Par exemple, le Titre VII de la loi de 1964 sur les droits civiques (Titre VII), la loi relative aux Américains handicapés (ADA) et la loi sur la discrimination fondée sur l'âge en matière d'emploi (ADEA) s'appliquent aux entreprises comptant au moins 15 employés (20 employés pour l'ADEA). Ces trois lois fédérales couvrent la discrimination à l'embauche et sur le lieu de travail, notamment la discrimination fondée sur la race, le sexe, l'âge et le handicap.
Quel est l'impact des lois fédérales sur l'emploi sur les entreprises ?

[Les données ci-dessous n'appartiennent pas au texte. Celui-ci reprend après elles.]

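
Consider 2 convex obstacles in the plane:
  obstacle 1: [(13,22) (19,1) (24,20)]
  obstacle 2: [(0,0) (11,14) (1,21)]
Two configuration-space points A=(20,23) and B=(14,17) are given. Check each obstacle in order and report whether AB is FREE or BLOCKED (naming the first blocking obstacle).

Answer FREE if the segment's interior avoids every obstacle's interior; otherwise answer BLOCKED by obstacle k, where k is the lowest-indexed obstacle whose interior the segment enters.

Obstacle 1 [(13,22) (19,1) (24,20)]:
  edge (13,22)–(19,1): crosses AB
  edge (19,1)–(24,20): clear
  edge (24,20)–(13,22): crosses AB
  → BLOCKED
Obstacle 2 [(0,0) (11,14) (1,21)]:
  edge (0,0)–(11,14): clear
  edge (11,14)–(1,21): clear
  edge (1,21)–(0,0): clear
  midpoint (17,20) outside
  → clear

BLOCKED by obstacle 1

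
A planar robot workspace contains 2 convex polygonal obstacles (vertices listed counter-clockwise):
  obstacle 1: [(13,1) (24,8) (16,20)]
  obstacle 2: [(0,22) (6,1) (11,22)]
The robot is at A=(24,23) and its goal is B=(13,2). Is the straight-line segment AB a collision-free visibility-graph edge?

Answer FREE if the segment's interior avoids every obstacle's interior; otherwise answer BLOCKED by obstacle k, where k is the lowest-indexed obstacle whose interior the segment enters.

Obstacle 1 [(13,1) (24,8) (16,20)]:
  edge (13,1)–(24,8): clear
  edge (24,8)–(16,20): crosses AB
  edge (16,20)–(13,1): crosses AB
  → BLOCKED
Obstacle 2 [(0,22) (6,1) (11,22)]:
  edge (0,22)–(6,1): clear
  edge (6,1)–(11,22): clear
  edge (11,22)–(0,22): clear
  midpoint (37/2,25/2) outside
  → clear

BLOCKED by obstacle 1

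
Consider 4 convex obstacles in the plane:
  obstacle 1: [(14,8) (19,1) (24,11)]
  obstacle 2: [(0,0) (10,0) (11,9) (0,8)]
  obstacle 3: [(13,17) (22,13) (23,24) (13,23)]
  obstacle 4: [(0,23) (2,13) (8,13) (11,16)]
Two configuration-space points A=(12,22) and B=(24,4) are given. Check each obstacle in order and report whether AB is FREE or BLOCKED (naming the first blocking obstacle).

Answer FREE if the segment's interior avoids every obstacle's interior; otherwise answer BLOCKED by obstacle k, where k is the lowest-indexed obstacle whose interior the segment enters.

Obstacle 1 [(14,8) (19,1) (24,11)]:
  edge (14,8)–(19,1): clear
  edge (19,1)–(24,11): crosses AB
  edge (24,11)–(14,8): crosses AB
  → BLOCKED
Obstacle 2 [(0,0) (10,0) (11,9) (0,8)]:
  edge (0,0)–(10,0): clear
  edge (10,0)–(11,9): clear
  edge (11,9)–(0,8): clear
  edge (0,8)–(0,0): clear
  midpoint (18,13) outside
  → clear
Obstacle 3 [(13,17) (22,13) (23,24) (13,23)]:
  edge (13,17)–(22,13): crosses AB
  edge (22,13)–(23,24): clear
  edge (23,24)–(13,23): clear
  edge (13,23)–(13,17): crosses AB
  → BLOCKED
Obstacle 4 [(0,23) (2,13) (8,13) (11,16)]:
  edge (0,23)–(2,13): clear
  edge (2,13)–(8,13): clear
  edge (8,13)–(11,16): clear
  edge (11,16)–(0,23): clear
  midpoint (18,13) outside
  → clear

BLOCKED by obstacle 1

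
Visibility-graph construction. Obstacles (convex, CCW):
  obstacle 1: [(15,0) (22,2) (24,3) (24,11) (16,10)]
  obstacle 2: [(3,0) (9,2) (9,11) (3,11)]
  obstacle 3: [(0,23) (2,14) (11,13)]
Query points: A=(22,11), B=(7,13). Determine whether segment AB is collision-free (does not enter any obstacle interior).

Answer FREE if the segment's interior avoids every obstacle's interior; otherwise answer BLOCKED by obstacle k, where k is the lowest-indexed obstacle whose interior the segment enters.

FREE

Obstacle 1 [(15,0) (22,2) (24,3) (24,11) (16,10)]:
  edge (15,0)–(22,2): clear
  edge (22,2)–(24,3): clear
  edge (24,3)–(24,11): clear
  edge (24,11)–(16,10): clear
  edge (16,10)–(15,0): clear
  midpoint (29/2,12) outside
  → clear
Obstacle 2 [(3,0) (9,2) (9,11) (3,11)]:
  edge (3,0)–(9,2): clear
  edge (9,2)–(9,11): clear
  edge (9,11)–(3,11): clear
  edge (3,11)–(3,0): clear
  midpoint (29/2,12) outside
  → clear
Obstacle 3 [(0,23) (2,14) (11,13)]:
  edge (0,23)–(2,14): clear
  edge (2,14)–(11,13): clear
  edge (11,13)–(0,23): clear
  midpoint (29/2,12) outside
  → clear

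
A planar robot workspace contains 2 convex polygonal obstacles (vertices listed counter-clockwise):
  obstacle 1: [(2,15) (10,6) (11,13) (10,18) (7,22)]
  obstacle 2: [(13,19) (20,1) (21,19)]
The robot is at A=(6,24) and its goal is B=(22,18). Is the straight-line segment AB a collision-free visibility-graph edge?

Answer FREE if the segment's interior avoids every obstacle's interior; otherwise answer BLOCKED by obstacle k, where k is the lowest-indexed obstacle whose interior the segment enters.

BLOCKED by obstacle 2

Obstacle 1 [(2,15) (10,6) (11,13) (10,18) (7,22)]:
  edge (2,15)–(10,6): clear
  edge (10,6)–(11,13): clear
  edge (11,13)–(10,18): clear
  edge (10,18)–(7,22): clear
  edge (7,22)–(2,15): clear
  midpoint (14,21) outside
  → clear
Obstacle 2 [(13,19) (20,1) (21,19)]:
  edge (13,19)–(20,1): clear
  edge (20,1)–(21,19): crosses AB
  edge (21,19)–(13,19): crosses AB
  → BLOCKED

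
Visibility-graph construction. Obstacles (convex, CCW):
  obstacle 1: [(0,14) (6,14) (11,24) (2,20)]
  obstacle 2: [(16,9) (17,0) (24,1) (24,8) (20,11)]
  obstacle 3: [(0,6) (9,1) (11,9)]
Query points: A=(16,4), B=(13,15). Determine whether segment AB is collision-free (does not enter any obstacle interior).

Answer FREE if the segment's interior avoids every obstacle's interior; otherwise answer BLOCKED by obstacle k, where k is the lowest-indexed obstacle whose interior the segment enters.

FREE

Obstacle 1 [(0,14) (6,14) (11,24) (2,20)]:
  edge (0,14)–(6,14): clear
  edge (6,14)–(11,24): clear
  edge (11,24)–(2,20): clear
  edge (2,20)–(0,14): clear
  midpoint (29/2,19/2) outside
  → clear
Obstacle 2 [(16,9) (17,0) (24,1) (24,8) (20,11)]:
  edge (16,9)–(17,0): clear
  edge (17,0)–(24,1): clear
  edge (24,1)–(24,8): clear
  edge (24,8)–(20,11): clear
  edge (20,11)–(16,9): clear
  midpoint (29/2,19/2) outside
  → clear
Obstacle 3 [(0,6) (9,1) (11,9)]:
  edge (0,6)–(9,1): clear
  edge (9,1)–(11,9): clear
  edge (11,9)–(0,6): clear
  midpoint (29/2,19/2) outside
  → clear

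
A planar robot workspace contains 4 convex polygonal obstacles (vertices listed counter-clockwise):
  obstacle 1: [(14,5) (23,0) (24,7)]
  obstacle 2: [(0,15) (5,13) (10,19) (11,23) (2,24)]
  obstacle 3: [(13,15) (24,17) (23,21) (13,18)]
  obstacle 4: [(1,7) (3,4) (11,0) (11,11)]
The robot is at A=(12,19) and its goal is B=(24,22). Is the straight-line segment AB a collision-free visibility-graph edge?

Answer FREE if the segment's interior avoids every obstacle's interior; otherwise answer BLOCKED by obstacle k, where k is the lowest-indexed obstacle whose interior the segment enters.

FREE

Obstacle 1 [(14,5) (23,0) (24,7)]:
  edge (14,5)–(23,0): clear
  edge (23,0)–(24,7): clear
  edge (24,7)–(14,5): clear
  midpoint (18,41/2) outside
  → clear
Obstacle 2 [(0,15) (5,13) (10,19) (11,23) (2,24)]:
  edge (0,15)–(5,13): clear
  edge (5,13)–(10,19): clear
  edge (10,19)–(11,23): clear
  edge (11,23)–(2,24): clear
  edge (2,24)–(0,15): clear
  midpoint (18,41/2) outside
  → clear
Obstacle 3 [(13,15) (24,17) (23,21) (13,18)]:
  edge (13,15)–(24,17): clear
  edge (24,17)–(23,21): clear
  edge (23,21)–(13,18): clear
  edge (13,18)–(13,15): clear
  midpoint (18,41/2) outside
  → clear
Obstacle 4 [(1,7) (3,4) (11,0) (11,11)]:
  edge (1,7)–(3,4): clear
  edge (3,4)–(11,0): clear
  edge (11,0)–(11,11): clear
  edge (11,11)–(1,7): clear
  midpoint (18,41/2) outside
  → clear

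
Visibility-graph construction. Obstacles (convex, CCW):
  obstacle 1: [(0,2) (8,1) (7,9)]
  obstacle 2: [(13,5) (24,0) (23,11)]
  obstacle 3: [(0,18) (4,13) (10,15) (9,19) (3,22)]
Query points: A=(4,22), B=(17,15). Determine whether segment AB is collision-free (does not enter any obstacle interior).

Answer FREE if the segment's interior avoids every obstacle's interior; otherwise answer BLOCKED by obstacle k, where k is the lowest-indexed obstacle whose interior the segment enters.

FREE

Obstacle 1 [(0,2) (8,1) (7,9)]:
  edge (0,2)–(8,1): clear
  edge (8,1)–(7,9): clear
  edge (7,9)–(0,2): clear
  midpoint (21/2,37/2) outside
  → clear
Obstacle 2 [(13,5) (24,0) (23,11)]:
  edge (13,5)–(24,0): clear
  edge (24,0)–(23,11): clear
  edge (23,11)–(13,5): clear
  midpoint (21/2,37/2) outside
  → clear
Obstacle 3 [(0,18) (4,13) (10,15) (9,19) (3,22)]:
  edge (0,18)–(4,13): clear
  edge (4,13)–(10,15): clear
  edge (10,15)–(9,19): clear
  edge (9,19)–(3,22): clear
  edge (3,22)–(0,18): clear
  midpoint (21/2,37/2) outside
  → clear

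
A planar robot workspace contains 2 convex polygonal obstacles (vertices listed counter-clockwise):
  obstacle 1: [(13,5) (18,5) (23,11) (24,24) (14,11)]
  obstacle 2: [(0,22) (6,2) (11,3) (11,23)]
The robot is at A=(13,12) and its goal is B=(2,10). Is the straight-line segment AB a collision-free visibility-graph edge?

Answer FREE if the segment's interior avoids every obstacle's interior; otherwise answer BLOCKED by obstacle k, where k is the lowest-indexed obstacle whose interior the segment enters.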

Lorsque ces lois s'appliquent aux entreprises, cela peut impliquer la mise en place de politiques et de procédures spécifiques, la formation des employés et l'aménagement de leur poste de travail. En vertu de l'ADA (Americans with Disabilities Act), si un employeur sait qu'un employé est atteint d'un handicap couvert par cette loi, il est tenu de procéder à des aménagements raisonnables lui permettant d'exercer ses fonctions. De plus, si une entreprise est reconnue coupable de discrimination à l'encontre d'un employé fondée sur un critère protégé, en violation de l'une de ces lois, elle s'expose à des sanctions financières. Ces sanctions peuvent entraîner une augmentation des coûts d'exploitation de l'entreprise.

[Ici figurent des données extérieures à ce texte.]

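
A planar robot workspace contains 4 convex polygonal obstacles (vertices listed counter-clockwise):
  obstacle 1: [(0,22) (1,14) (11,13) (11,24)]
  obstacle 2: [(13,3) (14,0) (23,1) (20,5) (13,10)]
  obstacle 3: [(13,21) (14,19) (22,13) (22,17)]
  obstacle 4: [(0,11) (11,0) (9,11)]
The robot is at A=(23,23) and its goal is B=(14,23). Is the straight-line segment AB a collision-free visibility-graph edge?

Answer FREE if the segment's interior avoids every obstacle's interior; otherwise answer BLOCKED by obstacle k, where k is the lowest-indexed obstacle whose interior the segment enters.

Obstacle 1 [(0,22) (1,14) (11,13) (11,24)]:
  edge (0,22)–(1,14): clear
  edge (1,14)–(11,13): clear
  edge (11,13)–(11,24): clear
  edge (11,24)–(0,22): clear
  midpoint (37/2,23) outside
  → clear
Obstacle 2 [(13,3) (14,0) (23,1) (20,5) (13,10)]:
  edge (13,3)–(14,0): clear
  edge (14,0)–(23,1): clear
  edge (23,1)–(20,5): clear
  edge (20,5)–(13,10): clear
  edge (13,10)–(13,3): clear
  midpoint (37/2,23) outside
  → clear
Obstacle 3 [(13,21) (14,19) (22,13) (22,17)]:
  edge (13,21)–(14,19): clear
  edge (14,19)–(22,13): clear
  edge (22,13)–(22,17): clear
  edge (22,17)–(13,21): clear
  midpoint (37/2,23) outside
  → clear
Obstacle 4 [(0,11) (11,0) (9,11)]:
  edge (0,11)–(11,0): clear
  edge (11,0)–(9,11): clear
  edge (9,11)–(0,11): clear
  midpoint (37/2,23) outside
  → clear

FREE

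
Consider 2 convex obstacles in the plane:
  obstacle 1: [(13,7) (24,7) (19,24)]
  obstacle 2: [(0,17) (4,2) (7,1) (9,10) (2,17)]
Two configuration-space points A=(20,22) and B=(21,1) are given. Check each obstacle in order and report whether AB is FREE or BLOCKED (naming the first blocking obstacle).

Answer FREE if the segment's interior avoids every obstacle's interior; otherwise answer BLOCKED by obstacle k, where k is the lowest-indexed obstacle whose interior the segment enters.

Obstacle 1 [(13,7) (24,7) (19,24)]:
  edge (13,7)–(24,7): crosses AB
  edge (24,7)–(19,24): crosses AB
  edge (19,24)–(13,7): clear
  → BLOCKED
Obstacle 2 [(0,17) (4,2) (7,1) (9,10) (2,17)]:
  edge (0,17)–(4,2): clear
  edge (4,2)–(7,1): clear
  edge (7,1)–(9,10): clear
  edge (9,10)–(2,17): clear
  edge (2,17)–(0,17): clear
  midpoint (41/2,23/2) outside
  → clear

BLOCKED by obstacle 1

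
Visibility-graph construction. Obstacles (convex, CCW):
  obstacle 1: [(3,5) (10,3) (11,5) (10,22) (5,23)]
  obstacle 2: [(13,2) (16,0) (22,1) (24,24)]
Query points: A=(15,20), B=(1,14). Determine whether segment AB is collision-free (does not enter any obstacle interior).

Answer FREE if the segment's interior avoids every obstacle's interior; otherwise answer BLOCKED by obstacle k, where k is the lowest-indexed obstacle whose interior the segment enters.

Obstacle 1 [(3,5) (10,3) (11,5) (10,22) (5,23)]:
  edge (3,5)–(10,3): clear
  edge (10,3)–(11,5): clear
  edge (11,5)–(10,22): crosses AB
  edge (10,22)–(5,23): clear
  edge (5,23)–(3,5): crosses AB
  → BLOCKED
Obstacle 2 [(13,2) (16,0) (22,1) (24,24)]:
  edge (13,2)–(16,0): clear
  edge (16,0)–(22,1): clear
  edge (22,1)–(24,24): clear
  edge (24,24)–(13,2): clear
  midpoint (8,17) outside
  → clear

BLOCKED by obstacle 1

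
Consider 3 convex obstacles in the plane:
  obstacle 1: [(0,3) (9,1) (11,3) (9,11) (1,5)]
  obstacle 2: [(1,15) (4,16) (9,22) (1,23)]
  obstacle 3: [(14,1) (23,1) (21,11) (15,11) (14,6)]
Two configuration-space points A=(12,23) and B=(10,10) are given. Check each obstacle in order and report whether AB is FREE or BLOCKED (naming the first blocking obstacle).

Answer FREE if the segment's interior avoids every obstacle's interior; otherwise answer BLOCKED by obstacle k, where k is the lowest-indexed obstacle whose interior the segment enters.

FREE

Obstacle 1 [(0,3) (9,1) (11,3) (9,11) (1,5)]:
  edge (0,3)–(9,1): clear
  edge (9,1)–(11,3): clear
  edge (11,3)–(9,11): clear
  edge (9,11)–(1,5): clear
  edge (1,5)–(0,3): clear
  midpoint (11,33/2) outside
  → clear
Obstacle 2 [(1,15) (4,16) (9,22) (1,23)]:
  edge (1,15)–(4,16): clear
  edge (4,16)–(9,22): clear
  edge (9,22)–(1,23): clear
  edge (1,23)–(1,15): clear
  midpoint (11,33/2) outside
  → clear
Obstacle 3 [(14,1) (23,1) (21,11) (15,11) (14,6)]:
  edge (14,1)–(23,1): clear
  edge (23,1)–(21,11): clear
  edge (21,11)–(15,11): clear
  edge (15,11)–(14,6): clear
  edge (14,6)–(14,1): clear
  midpoint (11,33/2) outside
  → clear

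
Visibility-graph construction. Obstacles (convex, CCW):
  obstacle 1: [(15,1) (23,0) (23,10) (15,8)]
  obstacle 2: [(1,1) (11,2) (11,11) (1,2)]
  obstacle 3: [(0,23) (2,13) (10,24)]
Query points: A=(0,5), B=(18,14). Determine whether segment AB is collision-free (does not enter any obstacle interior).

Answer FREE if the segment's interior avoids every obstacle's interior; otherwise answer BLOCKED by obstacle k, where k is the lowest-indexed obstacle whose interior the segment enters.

Obstacle 1 [(15,1) (23,0) (23,10) (15,8)]:
  edge (15,1)–(23,0): clear
  edge (23,0)–(23,10): clear
  edge (23,10)–(15,8): clear
  edge (15,8)–(15,1): clear
  midpoint (9,19/2) outside
  → clear
Obstacle 2 [(1,1) (11,2) (11,11) (1,2)]:
  edge (1,1)–(11,2): clear
  edge (11,2)–(11,11): crosses AB
  edge (11,11)–(1,2): crosses AB
  edge (1,2)–(1,1): clear
  → BLOCKED
Obstacle 3 [(0,23) (2,13) (10,24)]:
  edge (0,23)–(2,13): clear
  edge (2,13)–(10,24): clear
  edge (10,24)–(0,23): clear
  midpoint (9,19/2) outside
  → clear

BLOCKED by obstacle 2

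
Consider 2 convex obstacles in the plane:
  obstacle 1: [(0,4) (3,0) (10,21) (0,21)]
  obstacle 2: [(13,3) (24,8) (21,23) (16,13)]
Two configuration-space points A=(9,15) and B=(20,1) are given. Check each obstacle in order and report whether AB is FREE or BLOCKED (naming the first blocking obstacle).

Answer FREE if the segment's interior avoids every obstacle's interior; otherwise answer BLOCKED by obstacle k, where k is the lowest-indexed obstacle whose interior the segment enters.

BLOCKED by obstacle 2

Obstacle 1 [(0,4) (3,0) (10,21) (0,21)]:
  edge (0,4)–(3,0): clear
  edge (3,0)–(10,21): clear
  edge (10,21)–(0,21): clear
  edge (0,21)–(0,4): clear
  midpoint (29/2,8) outside
  → clear
Obstacle 2 [(13,3) (24,8) (21,23) (16,13)]:
  edge (13,3)–(24,8): crosses AB
  edge (24,8)–(21,23): clear
  edge (21,23)–(16,13): clear
  edge (16,13)–(13,3): crosses AB
  → BLOCKED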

Puis-je éviter de déclencher ces lois fédérales sur l'emploi ?
Vous vous demandez peut-être s'il est possible de scinder votre entreprise en entités plus petites afin d'éviter d'atteindre le seuil minimal d'employés requis par la loi. Les tribunaux fédéraux ont examiné une question similaire pour déterminer s'il convenait de regrouper des entreprises distinctes afin d'atteindre le seuil prévu par le Titre VII.
In Papa contre Katy Industries, Inc.La Cour d'appel du septième circuit a souligné que l'objectif de l'exemption des petites entreprises du Titre VII est d'« épargner aux très petites entreprises les dépenses potentiellement écrasantes liées à la maîtrise des subtilités des lois anti-discrimination, à la mise en place de procédures visant à assurer la conformité et à la défense contre les poursuites en cas d'échec des efforts de conformité ».
La cour a déterminé qu'il existe trois circonstances dans lesquelles l'existence d'une société affiliée peut entraîner une responsabilité en vertu du Titre VII : 1) lorsque les conditions requises sont réunies pour qu'un créancier d'une société puisse « lever le voile » et poursuivre une société mère ou une autre société affiliée ; 2) lorsqu'une entité se divise dans le but exprès d'éviter toute responsabilité en vertu des lois sur la discrimination ; et 3) si la société mère a ordonné l'acte, la pratique ou la politique discriminatoire dont se plaint l'employé de la filiale.
La Cour d'appel du septième circuit a également appliqué sa décision dans Pape aux concessionnaires automobiles Prince c. Appleton Auto, LLCLe tribunal a déterminé que, bien que les concessions soient toutes liées, elles demeuraient juridiquement distinctes et que les propriétaires de la SARL respectaient scrupuleusement les formalités et les registres de leur société. Par conséquent, elles ne devaient pas être regroupées aux fins du Titre VII.
En conclusion, les trois cas énoncés par la Cour d'appel du Septième Circuit ne sont pas nécessairement applicables dans toutes les juridictions. Toutefois, les tribunaux désapprouveraient probablement que des entreprises créent des entités distinctes dans le seul but d'échapper à leur responsabilité en vertu des lois fédérales sur la discrimination à l'embauche. Si vous avez des questions ou des inquiétudes concernant l'application des lois fédérales sur l'emploi à votre situation et à celle de votre entreprise, n'hésitez pas à contacter notre cabinet pour une consultation avec l'un de nos avocats.